You can modify homework assignments as necessary for this project. However, make sure your code is passing all of the tests before using.
You should NOT wait until you have completed all of the associated homework assignments to start the project. You should develop the project iteratively as you progress throughout the semester, integrating assignments one at a time into your project code.
Related Content
The following lecture content may be useful for this project:
-
The lectures on exception handling may be useful for interacting with the user.
-
The lectures on file IO may be useful for reading and writing large files efficiently.
-
The lectures on data structures may be useful for creating and iterating through data structures in an efficient and generalized way.
-
The lectures on object-oriented programming may be useful for designing reusable and generalized code.
-
The lectures on inheritance and functional programming may also be helpful, but are NOT required for core functionality.
You can use and modify lecture code as necessary for this project. However, make sure you understand the concepts before using the code.
You should NOT wait until you have covered all of the associated lecture content to start the project. You should develop the project iteratively as you progress throughout the semester, integrating concepts one at a time into your project code.
Suggestions
Your goal should be to get to testable code as quickly as possible first, and then developing iteratively to pass the functionality tests. One possible breakdown of tasks are:
-
Figure out how to run tests individually and focus only on the first test method until that test passes. Do NOT run all of the tests at once!
-
Create code that handles parsing command-line arguments for the first test. Output the parsed arguments to the console.
-
Create code that is able to parse the single text file specified by the first test into word stems. Output the stems to the console.
-
Create code that is able to write the word stems to the JSON file specified by the first test. Do NOT worry about the data structure or format of the output file yet!
-
Compare the actual output file produced by your code to the expected file. While the output format will not match, you want to manually check the same stems are found in both files.

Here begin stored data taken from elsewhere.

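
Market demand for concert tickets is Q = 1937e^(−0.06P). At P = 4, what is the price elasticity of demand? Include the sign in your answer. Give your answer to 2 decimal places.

At P = 4, Q = 1523.698.
dQ/dP = −0.06·1937e^(−0.06P) = −0.06Q = -91.422.
ε = (dQ/dP)(P/Q) = (-91.422)(4/1523.698).

-0.24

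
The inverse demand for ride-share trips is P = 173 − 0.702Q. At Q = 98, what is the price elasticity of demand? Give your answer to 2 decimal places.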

You now have testable code at this point. Once you have testable code, try working on the following:
-
Create the data structure that will store your inverted index.
-
Create code to output your data structure to file, but not yet in the right format. Manually check that the word stems, path locations, and word positions match the expected output.
-
Create code to output your data structure to file in proper “pretty” JSON format.

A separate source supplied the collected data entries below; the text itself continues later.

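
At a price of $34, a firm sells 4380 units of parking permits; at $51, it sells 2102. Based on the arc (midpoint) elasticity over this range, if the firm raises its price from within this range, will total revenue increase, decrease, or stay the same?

Arc ε = (-2278/17)(42.50/3241.0) ≈ -1.757.
|ε| = 1.76 > 1, so demand is elastic. A price rise therefore reduces total revenue.

decrease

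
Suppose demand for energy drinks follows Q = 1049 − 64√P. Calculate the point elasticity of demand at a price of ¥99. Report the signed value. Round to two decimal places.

-0.77

At P = 99, Q = 412.208.
dQ/dP = −64/(2√P) = -3.216.
ε = (dQ/dP)(P/Q) = (-3.216)(99/412.208).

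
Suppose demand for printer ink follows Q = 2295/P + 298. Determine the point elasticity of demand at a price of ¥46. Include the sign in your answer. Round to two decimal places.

At P = 46, Q = 347.891.
dQ/dP = −2295/P² = -1.085.
ε = (dQ/dP)(P/Q) = (-1.085)(46/347.891).
|ε| < 1, so demand is inelastic at this price.

-0.14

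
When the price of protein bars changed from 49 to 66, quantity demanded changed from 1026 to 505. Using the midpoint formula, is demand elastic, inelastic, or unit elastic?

Arc ε ≈ -2.302.
|ε| = 2.30 > 1.

elastic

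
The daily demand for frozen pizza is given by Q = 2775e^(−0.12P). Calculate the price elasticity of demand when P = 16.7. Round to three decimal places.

-2.004

At P = 16.7, Q = 374.056.
dQ/dP = −0.12·2775e^(−0.12P) = −0.12Q = -44.887.
ε = (dQ/dP)(P/Q) = (-44.887)(16.7/374.056).
|ε| > 1, so demand is elastic at this price.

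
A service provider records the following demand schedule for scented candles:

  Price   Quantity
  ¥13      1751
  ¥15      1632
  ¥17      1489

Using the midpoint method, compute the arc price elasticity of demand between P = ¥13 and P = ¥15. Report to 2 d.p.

At P = 13, Q = 1751; at P = 15, Q = 1632.
ΔQ = -119, ΔP = 2. Midpoints: P̄ = 14.00, Q̄ = 1691.5.
ε = (ΔQ/ΔP)(P̄/Q̄) = (-119/2)(14.00/1691.5).

-0.49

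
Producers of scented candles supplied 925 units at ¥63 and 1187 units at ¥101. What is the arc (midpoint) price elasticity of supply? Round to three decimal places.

ΔQ = 1187 − 925 = 262; ΔP = 101 − 63 = 38.
Midpoints: P̄ = 82.00, Q̄ = 1056.0.
ε_s = (ΔQ/ΔP)(P̄/Q̄) = (262/38)(82.00/1056.0).

0.535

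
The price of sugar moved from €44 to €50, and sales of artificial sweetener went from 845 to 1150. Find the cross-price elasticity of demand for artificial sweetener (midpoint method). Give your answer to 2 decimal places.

2.40

ΔQ_x = 1150 − 845 = 305; ΔP_y = 50 − 44 = 6.
Midpoints: P̄_y = 47.00, Q̄_x = 997.5.
ε_xy = (ΔQ_x/ΔP_y)(P̄_y/Q̄_x) = (305/6)(47.00/997.5).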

Start trying to pass all of the single file tests. Do not move on until the tests for single files are passing. Then, try the following:
-
Create code to find all of the text files in a directory and output those to the console. Manually check that it is finding the right set of text files.
-
Create code (ideally reusing what you already have) to process the text files into your inverted index data structure.
Then, start trying to pass the directory tests. Do not move on until those tests are passing. Finally, work on the exception tests last after everything else is passing.
It is important to get started early so you have plenty of time to think about how you want to approach the project and start coding iteratively. Planning to complete the code in too large of a chunk is a recipe to get stuck and fall behind!
These hints may or may not be useful depending on your approach. Do not be overly concerned if you do not find these hints helpful for your approach for this project.